Como é óbvio, não estou a dizer que a resposta de Ventura é igual a um atentado. Não é, evidentemente. Apesar de cobardolas, Ventura não responde com violência. Já alguns dos seus correligionários são do tipo que tem esse péssimo hábito. Sejam os dirigentes do Chega que militaram em organizações nazis, sejam os apoiantes que fazem a saudação romana em comícios do partido, como aquele entusiasta das imagens que surgiram de um comício do Chega, que faz um vigoroso sieg heil! a Ventura.

Na fita “Indiana Jones e a Grande Cruzada”, assim que o herói descobre que há nazis nas redondezas, diz: “Nazis. I hate these guys”. Não precisa de esperar para descobrir o que andam a fazer por ali, não lhes dá o benefício da dúvida. E reparem que Indiana Jones é arqueólogo. O seu trabalho é escavar túmulos onde malta bera fez todo o tipo de maldades ao longo da história. Mesmo assim, abomina nazis acima de todos.

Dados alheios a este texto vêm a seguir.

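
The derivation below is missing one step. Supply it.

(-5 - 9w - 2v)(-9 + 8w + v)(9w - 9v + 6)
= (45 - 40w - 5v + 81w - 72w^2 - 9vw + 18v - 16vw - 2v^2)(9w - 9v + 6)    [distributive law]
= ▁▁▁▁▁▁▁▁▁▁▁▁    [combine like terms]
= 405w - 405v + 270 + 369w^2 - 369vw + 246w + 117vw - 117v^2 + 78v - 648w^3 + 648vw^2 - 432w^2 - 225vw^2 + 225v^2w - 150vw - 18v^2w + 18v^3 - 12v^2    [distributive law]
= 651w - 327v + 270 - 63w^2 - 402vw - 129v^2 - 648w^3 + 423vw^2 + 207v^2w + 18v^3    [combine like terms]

Applying combine like terms to the line above:

(45 + 41w + 13v - 72w^2 - 25vw - 2v^2)(9w - 9v + 6)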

O problema de um tipo se dar com nazis é que é impossível que não lhe ponham a alcunha “o tipo que se dá com nazis”. A não ser que possua um atributo físico tão saliente que suplante a amizade com nazis como característica definidora. Ainda assim não tenho certeza, o nazismo é uma espécie de gene dominante. Mesmo um coxo vesgo que conviva com nazis, vai ficar conhecido como o “coxo vesgo que se dá com nazis”.